Signs of our times

ON INTERSTATE 5, NORTH OF SAN DIEGO—If you blink you may miss them. Don’t blink. They are signs of the time.

They are large yellow signs of the sort that use black silhouettes—of falling rocks, leaping deer, playing children—to warn motorists. But the silhouettes on these signs are of a running family—a father, mother and small daughter. They represent illegal immigrants who risk, and sometimes lose, their lives, sprinting through the stream of speaking vehicles to evade a government checkpoint.

Here, where the surf rumbles a few hundred yards from the traffic’s roar, where the Republic runs out of room and the horizon reminds Americans of Asian nations exporting economic challenges and challenging immigrants, here two of the nation’s political preoccupations fuse: immigration and the North American Free Trade Agreement.

From the moment in the 18th century when national consciousness began emerging on the thinly-settled eastern fringe of this continent, the animating question of American politics has been: What kind of people do we want to be? Uniquely blessed by the burden of choice—the French, for example, do not share our sense of perpetual becoming—we now face, with immigration NAFTA, choices that will shape who we are.

In Sacramento and Washington, legislative hoppers are piled high with proposals, from national identity cards and increased border patrols to diminished entitlements for immigrants, to slow the flow of foreigners. Some are sound; Almost all deserve debate and will get it, evidence that anxiety about immigration is now discussable, rather than dismissible as xenophobic primitivism. But all such proposals pale in significance when compared with NAFTA.

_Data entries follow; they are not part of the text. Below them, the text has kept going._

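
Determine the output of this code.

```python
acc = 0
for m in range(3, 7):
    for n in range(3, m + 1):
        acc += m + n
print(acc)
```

m=3,n=3: acc = 0+6 = 6
m=4,n=3: acc = 6+7 = 13
m=4,n=4: acc = 13+8 = 21
m=5,n=3: acc = 21+8 = 29
m=5,n=4: acc = 29+9 = 38
m=5,n=5: acc = 38+10 = 48
m=6,n=3: acc = 48+9 = 57
m=6,n=4: acc = 57+10 = 67
m=6,n=5: acc = 67+11 = 78
m=6,n=6: acc = 78+12 = 90

90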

What implies immigrants to risk everything crossing the freeway—or the ocean it borders? The hope of betterment—in a word, jobs. Most immigrants would prefer to pursue a productive future at home. NAFTA will help potential immigrants to prosper at home—if NAFTA can be rescued from current irrationalities of American politics.

Pat Buchanan Republicans, a small but gingery group, oppose both immigration and NAFTA, an incoherence matched within the Democratic Party. Many Democrats are queasy about acknowledging the principal incentive for immigrants—the availability of entry-level jobs in America—because many black leaders blame the disorderly lives of the inner-city underclass on the supposed unavailability of such jobs. Furthermore, freer trade means, as freedom generally does, an uncertain future, and so is threatening to the timid, including some Democratic constituencies, such as organized labor.

Fear (Buchanaites are timid nationalists—a phenomenon once considered a contradiction in terms) touches the immigration issue at every turn. Does immigration increase crime? Perhaps. But would denying, say, educational entitlements to the children of illegal immigrants serve domestic tranquillity?

Because governments are objectives of interests and conduits of passions, such as fear, much that governments do is mistaken. But most mistakes—spending here, taxing there—are correctable. However, if this moment for liberalized trade through NAFTA is missed, there will be a spate of surrenders by the government-in the name of “Compassion”—to timid interests demanding protection. And if immigration law is changed in a manner that codifies fear and hostility, America’s identity will be altered.

Protection, candidate Clinton said, is just a fancy word for giving up. Giving up, that is, the nation’s characteristic stance of confidence about competition and a fast unfolding future. And if immigration reform takes the form of a fearful flinching from infusions of ambitious and industrious newcomers, America will have gone far toward redefining itself as whiny and embattled.

The idea that most immigrants are drawn here, like iron fragments to a magnet, by welfare entitlements misses a huge and heartening truth. What was once called “the Protestant ethic”—faith manifested in social advancement through individual striving—is coming in quantity from Catholic countries to the south.

Richard Rodriguez, an American writer of Mexican parentage, says that Tijuana, comparable in size to its neighbor, San Diego, is, in a sense, more American than San Diego. He means that Tijuana is rawer, less middle-aged, more as America used to be in its youthful boisterousness.

But America is more than an economy, more than an arena for individual striving for material betterment. It also—it primarily—is a culture and a fabric of civic traditions. Singapore booms, but is not “American.”

In the flood tide of 19th-century American confidence, Walt Whitman proclaimed that America was more than a nation, it was a world. The justifiable concern about today’s immigration is that America may be becoming less than nation, a community lacking a clear cultural definition, a mere geographic expression.

Still, remember the reality represented by the silhouettes on the yellow signs. There is something unseemly about an America that is frightened by families sprinting across the freeway to get to work. Such an America has much more to worry about than those families.